MaximumDopplerShift=fD);

%% Generating 802.11n/ac (OFDM) waveform

% 802.11n/ac (OFDM) configuration

vhtCfg = wlanVHTConfig('ChannelBandwidth', 'CBW80', ... % CBW80

'NumUsers', 1, ...

'NumTransmitAntennas', 1, ...

'NumSpaceTimeStreams', 1, ...

'SpatialMapping', 'Direct', ...

'STBC', false, ...

'MCS', 4, ... % setting 16-QAM

'ChannelCoding', 'BCC', ...

'APEPLength', 1024, ...

'GuardInterval', 'Long', ...

'GroupID', 63, ...

'PartialAID', 275);


numPackets = 1500; % Intended number of packets

desired_Length = 256; % Desired length of each packet in samples

%% Impairments parameters

SNRs = -10:2:20; % AWGN values

phase_offsets = [-pi/18, -pi/36, 0, pi/36, pi/18];% Possible phase offsets that can occur

amplitude_imbalances = [-10, -5, 0, 5, 10];% In [%]
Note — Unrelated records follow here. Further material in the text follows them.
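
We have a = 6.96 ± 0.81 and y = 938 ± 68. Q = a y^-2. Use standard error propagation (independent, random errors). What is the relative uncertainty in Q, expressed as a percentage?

Since Q is a product/quotient, work with relative uncertainties:
  (1·δa/a)² = (1×0.116)² = 0.0135;  (-2·δy/y)² = (-2×0.0725)² = 0.0210
δQ/Q = √(0.0346) = 0.186

18.6%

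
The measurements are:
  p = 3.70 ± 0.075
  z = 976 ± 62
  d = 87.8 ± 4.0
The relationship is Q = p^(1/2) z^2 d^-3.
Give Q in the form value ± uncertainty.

Relative error in a monomial: (δQ/Q)² = Σ (nᵢ · δxᵢ/xᵢ)².
  (½·δp/p)² = (0.5×0.0203)² = 0.000103;  (2·δz/z)² = (2×0.0635)² = 0.0161;  (-3·δd/d)² = (-3×0.0456)² = 0.0187
δQ/Q = √(0.0349) = 0.187
Q = 2.71, so δQ = 0.187 × 2.71 = 0.506.

2.71 ± 0.506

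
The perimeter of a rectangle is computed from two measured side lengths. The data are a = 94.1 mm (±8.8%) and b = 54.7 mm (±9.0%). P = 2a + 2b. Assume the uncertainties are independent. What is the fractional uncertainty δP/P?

0.0647

For a sum/difference, combine absolute errors in quadrature:
  (2·δa)² = 274;  (2·δb)² = 96.9
δP = √(371) = 19.3 mm
P = 298 mm, so δP/P = 19.3/298 = 0.0647.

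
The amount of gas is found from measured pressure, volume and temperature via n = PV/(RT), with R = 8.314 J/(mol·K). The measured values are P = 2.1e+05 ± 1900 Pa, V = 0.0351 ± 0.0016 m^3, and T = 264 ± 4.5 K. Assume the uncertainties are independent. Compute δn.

0.166 mol

Products/powers → add relative errors in quadrature, weighted by exponent:
  (1·δP/P)² = (1×0.00905)² = 8.19e-05;  (1·δV/V)² = (1×0.0456)² = 0.00208;  (-1·δT/T)² = (-1×0.0170)² = 0.000291
δn/n = √(0.00245) = 0.0495
n = 3.36 mol, so δn = 0.0495 × 3.36 = 0.166 mol.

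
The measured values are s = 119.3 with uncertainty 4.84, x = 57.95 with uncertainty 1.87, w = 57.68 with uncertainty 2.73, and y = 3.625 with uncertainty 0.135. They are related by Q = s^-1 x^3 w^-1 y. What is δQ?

12.4

Products/powers → add relative errors in quadrature, weighted by exponent:
  (-1·δs/s)² = (-1×0.0406)² = 0.00165;  (3·δx/x)² = (3×0.0323)² = 0.00937;  (-1·δw/w)² = (-1×0.0473)² = 0.00224;  (1·δy/y)² = (1×0.0372)² = 0.00139
δQ/Q = √(0.0146) = 0.121
Q = 102.5, so δQ = 0.121 × 102.5 = 12.4.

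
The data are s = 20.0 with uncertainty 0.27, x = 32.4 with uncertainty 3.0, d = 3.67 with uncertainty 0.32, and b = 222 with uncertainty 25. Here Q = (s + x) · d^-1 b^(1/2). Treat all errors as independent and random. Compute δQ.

25.2

Let u = s + x = 52.4. δu = √(δs² + δx²) = √(0.0729 + 9.00) = 3.01, so δu/u = 0.0575.
Q is then a monomial in u, d, b:
δQ/Q = √((δu/u)² + (-1·δd/d)² + (½·δb/b)²) = √(0.00330 + 0.00760 + 0.00317) = 0.119
Q = 213, so δQ = 0.119 × 213 = 25.2.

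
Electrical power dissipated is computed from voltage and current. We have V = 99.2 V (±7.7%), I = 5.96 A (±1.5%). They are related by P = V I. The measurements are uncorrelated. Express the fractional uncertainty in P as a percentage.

7.84%

For a monomial P ∝ V, I, fractional errors add in quadrature:
  (1·δV/V)² = (1×0.0770)² = 0.00593;  (1·δI/I)² = (1×0.0150)² = 0.000225
δP/P = √(0.00615) = 0.0784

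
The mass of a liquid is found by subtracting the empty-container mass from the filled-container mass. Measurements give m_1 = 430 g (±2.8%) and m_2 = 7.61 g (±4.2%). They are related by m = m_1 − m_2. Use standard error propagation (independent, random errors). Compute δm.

12.0 g

Each term contributes (cᵢ δxᵢ)² to (δm)²:
  (δm_1)² = 145;  (δm_2)² = 0.102
δm = √(145) = 12.0 g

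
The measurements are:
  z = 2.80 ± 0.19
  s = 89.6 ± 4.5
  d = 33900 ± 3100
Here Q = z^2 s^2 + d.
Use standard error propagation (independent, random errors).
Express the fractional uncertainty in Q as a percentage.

11.4%

Let p = z^2·s^2 = 62900. δp/p = √((2·δz/z)² + (2·δs/s)²) = √(0.0184 + 0.0101) = 0.169, so δp = 10600.
Q = p + d: δQ = √(δp² + δd²) = √(1.13e+08 + 9.61e+06) = 11100
Q = 96800, so δQ/Q = 11100/96800 = 0.114.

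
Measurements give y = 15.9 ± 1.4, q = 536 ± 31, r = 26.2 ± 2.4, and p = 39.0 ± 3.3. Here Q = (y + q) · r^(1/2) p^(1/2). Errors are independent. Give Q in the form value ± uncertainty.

Let u = y + q = 552. δu = √(δy² + δq²) = √(1.96 + 961) = 31.0, so δu/u = 0.0562.
Q is then a monomial in u, r, p:
δQ/Q = √((δu/u)² + (½·δr/r)² + (½·δp/p)²) = √(0.00316 + 0.00210 + 0.00179) = 0.0840
Q = 17600, so δQ = 0.0840 × 17600 = 1480.

17600 ± 1480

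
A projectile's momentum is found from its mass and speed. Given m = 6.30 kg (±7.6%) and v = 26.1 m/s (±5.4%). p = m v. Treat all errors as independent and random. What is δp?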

amplitude_imbalances = 20*log10(1+amplitude_imbalances*0.01); % Converting to dB

for j = SNRs

waveform = [];

for i = 1:numPackets

% input bit source:

in = randi([0, 1], 100, 1);

packet_Waveform = wlanWaveformGenerator(in, vhtCfg, ...

'NumPackets', 1, ...

'IdleTime', 0, ...

'OversamplingFactor', 1, ...

'ScramblerInitialization', 93, ...

'WindowTransitionTime', 1e-07);

% Apply the Rician channel model to the waveform

packet_Waveform = ricianChan(packet_Waveform);

%% Downsample the waveform

%Definition of downsampling factor

downsamplingFactor = max(1, floor(length(packet_Waveform) / desired_Length));

downsampled_Waveform = downsample(packet_Waveform, downsamplingFactor);

downsampled_Waveform = downsampled_Waveform(1:min(desired_Length, end));

%% Adding Impairments

% Adding awgn

noise_ = 10^(-j/10);

noise = randn(size(downsampled_Waveform))*sqrt(noise_/2)+1i*randn(size(downsampled_Waveform))*sqrt(noise_/2);

downsampled_Waveform = downsampled_Waveform + noise;

% Adding Phase offset

downsampled_Waveform = downsampled_Waveform * exp(1i*phase_offsets(randi(numel(phase_offsets))));

% Adding IQ imbalance - Amplitude imbalance

downsampled_Waveform = iqimbal(downsampled_Waveform, amplitude_imbalances(randi(numel(amplitude_imbalances))));

%% Adding packets to waveform

waveform = [waveform; downsampled_Waveform];% Append packet's waveform

end

%% Visualize

constel = comm.ConstellationDiagram('ColorFading', true, ...

'ShowTrajectory', 0, ...

'ShowReferenceConstellation', false);

segmentIndex = 1; % Change this to visualize different segments

constel(waveform((segmentIndex-1)*desired_Length+1:segmentIndex*desired_Length));

constel.Title = sprintf('Constellation diagram of 802.11n/ac (QAM16) %d dB',j);

%% Save Waveform Data

waveStruct.waveform = waveform

filename = sprintf('WLANnacQAM16/WLANnacQAM16_%ddB',j);

save(filename,'waveStruct')


end



I'm generating packets but then downsampling them in this case to 256. In total I generate 1500 packets for every SNR value + randomly inserting different phase offsets and amplitude imbalances and also adding rician before. Question: What is the way to generate signal_power?